You could get all scientific and try to see if it has external ear lobes. Then you know its a seal.
But I go by size: if it's big, its a sea lion. If it's 11 feet long and 1,200 pounds (2 - 3x's a Sumo wrestler's size): it's a male sea lion. Eight feet, 500 pounds: it's a female sea lion. A seal is 200 pounds as an adult. Needless to say it is really easy to determine which it is when you are kayaking and one of the two comes up to you. When your heart suddenly starts racing, you know your adrenaline has kicked in because your subconcious noticed a sea lion before you could even meaure it's size. Anything that is almost as long as your boat and 3 times as wide is something that makes you pray!

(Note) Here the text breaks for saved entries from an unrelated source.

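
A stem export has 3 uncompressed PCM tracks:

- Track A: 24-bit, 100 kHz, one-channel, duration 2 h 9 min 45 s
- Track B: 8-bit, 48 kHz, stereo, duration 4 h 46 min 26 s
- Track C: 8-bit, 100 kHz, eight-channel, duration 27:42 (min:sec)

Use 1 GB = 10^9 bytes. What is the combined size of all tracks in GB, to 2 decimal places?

Track A: 2 h 9 min 45 s = 7,785 s; 100,000 × 7,785 × 3 × 1 = 2,335,500,000 bytes.
Track B: 4 h 46 min 26 s = 17,186 s; 48,000 × 17,186 × 1 × 2 = 1,649,856,000 bytes.
Track C: 27:42 (min:sec) = 1,662 s; 100,000 × 1,662 × 1 × 8 = 1,329,600,000 bytes.
Total = 5,314,956,000 bytes = 5.31 GB.

5.31 GB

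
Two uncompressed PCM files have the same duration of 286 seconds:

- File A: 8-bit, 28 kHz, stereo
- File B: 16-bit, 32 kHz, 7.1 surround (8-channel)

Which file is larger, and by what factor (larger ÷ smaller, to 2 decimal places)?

File A: 28,000 × 1 × 2 = 56,000 bytes/s.
File B: 32,000 × 2 × 8 = 512,000 bytes/s.
File B is larger; ratio = 146,432,000 / 16,016,000 = 9.14.

File B, by a factor of 9.14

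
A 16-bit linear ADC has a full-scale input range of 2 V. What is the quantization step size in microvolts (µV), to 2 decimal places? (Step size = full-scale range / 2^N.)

2 V / 2^16 = 2 / 65,536 V = 30.52 µV.

30.52 µV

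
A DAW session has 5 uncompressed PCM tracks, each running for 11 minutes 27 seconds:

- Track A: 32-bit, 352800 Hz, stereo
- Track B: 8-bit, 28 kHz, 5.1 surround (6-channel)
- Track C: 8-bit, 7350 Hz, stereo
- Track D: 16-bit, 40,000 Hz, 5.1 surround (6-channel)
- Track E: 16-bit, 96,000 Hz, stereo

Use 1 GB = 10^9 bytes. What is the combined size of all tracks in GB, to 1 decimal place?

11 minutes 27 seconds = 687 s.
Track A: 352,800 × 687 × 4 × 2 = 1,938,988,800 bytes.
Track B: 28,000 × 687 × 1 × 6 = 115,416,000 bytes.
Track C: 7,350 × 687 × 1 × 2 = 10,098,900 bytes.
Track D: 40,000 × 687 × 2 × 6 = 329,760,000 bytes.
Track E: 96,000 × 687 × 2 × 2 = 263,808,000 bytes.
Total = 2,658,071,700 bytes = 2.7 GB.

2.7 GB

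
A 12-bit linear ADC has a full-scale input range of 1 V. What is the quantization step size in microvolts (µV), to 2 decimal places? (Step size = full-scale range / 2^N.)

244.14 µV

1 V / 2^12 = 1 / 4,096 V = 244.14 µV.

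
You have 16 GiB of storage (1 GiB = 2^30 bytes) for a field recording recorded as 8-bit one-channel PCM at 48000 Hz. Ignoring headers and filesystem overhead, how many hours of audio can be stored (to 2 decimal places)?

Uncompressed byte rate = 48,000 × 1 × 1 = 48,000 bytes/s.
Capacity = 16 × 1,073,741,824 = 17,179,869,184 bytes.
17,179,869,184 / 48,000 ≈ 357913.94 s → 99.42 hours.

99.42 hours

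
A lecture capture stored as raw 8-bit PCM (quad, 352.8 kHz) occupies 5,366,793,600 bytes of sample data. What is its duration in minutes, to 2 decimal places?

63.38 minutes

Byte rate = 352,800 × 1 × 4 = 1,411,200 bytes/s.
Duration = 5,366,793,600 / 1,411,200 = 3,803 s.
3,803 s / 60 = 63.38 minutes.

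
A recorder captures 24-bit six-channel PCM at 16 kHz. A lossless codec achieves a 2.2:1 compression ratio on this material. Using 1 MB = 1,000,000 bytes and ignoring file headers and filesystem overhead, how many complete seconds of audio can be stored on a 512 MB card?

Uncompressed byte rate = 16,000 × 3 × 6 = 288,000 bytes/s.
After 2.2:1 compression, effective rate ≈ 130909.09 bytes/s.
Capacity = 512 × 1,000,000 = 512,000,000 bytes.
512,000,000 / effective rate ≈ 3911.11 s → 3,911 seconds.

3,911 seconds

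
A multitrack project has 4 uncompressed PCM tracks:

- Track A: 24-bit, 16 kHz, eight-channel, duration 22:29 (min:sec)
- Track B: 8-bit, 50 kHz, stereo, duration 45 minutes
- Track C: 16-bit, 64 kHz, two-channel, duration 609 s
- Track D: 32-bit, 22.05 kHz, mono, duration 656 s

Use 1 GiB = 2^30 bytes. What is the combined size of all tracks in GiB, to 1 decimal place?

Track A: 22:29 (min:sec) = 1,349 s; 16,000 × 1,349 × 3 × 8 = 518,016,000 bytes.
Track B: 45 minutes = 2,700 s; 50,000 × 2,700 × 1 × 2 = 270,000,000 bytes.
Track C: 64,000 × 609 × 2 × 2 = 155,904,000 bytes.
Track D: 22,050 × 656 × 4 × 1 = 57,859,200 bytes.
Total = 1,001,779,200 bytes = 0.9 GiB.

0.9 GiB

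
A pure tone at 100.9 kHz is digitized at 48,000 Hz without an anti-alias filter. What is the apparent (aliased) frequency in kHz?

Nyquist = 48,000/2 = 24,000 Hz; 100,900 Hz exceeds it.
Alias = |100,900 − 2×48,000| = |100,900 − 96,000| = 4,900 Hz = 4.9 kHz.

4.9 kHz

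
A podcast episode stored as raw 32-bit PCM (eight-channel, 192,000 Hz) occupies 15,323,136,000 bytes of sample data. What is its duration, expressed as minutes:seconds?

41:34

Byte rate = 192,000 × 4 × 8 = 6,144,000 bytes/s.
Duration = 15,323,136,000 / 6,144,000 = 2,494 s.
2,494 s = 41:34.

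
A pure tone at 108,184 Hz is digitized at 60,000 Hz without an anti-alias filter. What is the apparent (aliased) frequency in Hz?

Nyquist = 60,000/2 = 30,000 Hz; 108,184 Hz exceeds it.
Alias = |108,184 − 2×60,000| = |108,184 − 120,000| = 11,816 Hz.

11,816 Hz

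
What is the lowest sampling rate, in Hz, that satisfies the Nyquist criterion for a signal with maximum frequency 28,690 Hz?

Minimum sample rate = 2 × 28,690 Hz = 57,380 Hz.

57,380 Hz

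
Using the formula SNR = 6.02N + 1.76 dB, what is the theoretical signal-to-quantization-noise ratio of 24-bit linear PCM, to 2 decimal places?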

Sea lions swim under your boat and seem to say, "You are lucky that I am in a good mood today because I could easily bump your toy boat and have my way with you". Seals come up to you with their puppy dog eyes and seem to say, "Want to play?" I hear they have come on shore to play with some people's dogs. I keep taking my dogs there but I guess they don't look friendly to the seals.
Do you get which I like better? There are a few people in Kodiak who are known to have pieces missing from their buttocks. Sea lions like to jump on board the fishing boats when they are unloading their catch. If you try to push them away from your catch, they are likely to push you over the side. Or in a few cases, they'll take a bite out of you. In fact, seals are thought to be related to nice small otters and sea lions are considered related to bears. They say if you find a sea lion skull near on a beach you might have a tough time determining it is not a bear's.
Anyway, here is a video I shot of a sea lion rookery this summer. They seem nice and playful when they are that far from you. Enjoy them at a distance.
Notice in the video how the sea lions are able to push themselves and almost "walk" on their hind legs. I hear they have remnants of hip sockets that let them do that. This is why they can climb such steep cliff walls. Seal are more like fish; they lack those hips. When on land they use their front paws like paddle wheels on a Mississippi riverboat to pull themselves forward. No steep beaches for them.
Enough for today. Another day we'll talk more about their first few day of life and perhaps about what I've learned form people who used to hunt them.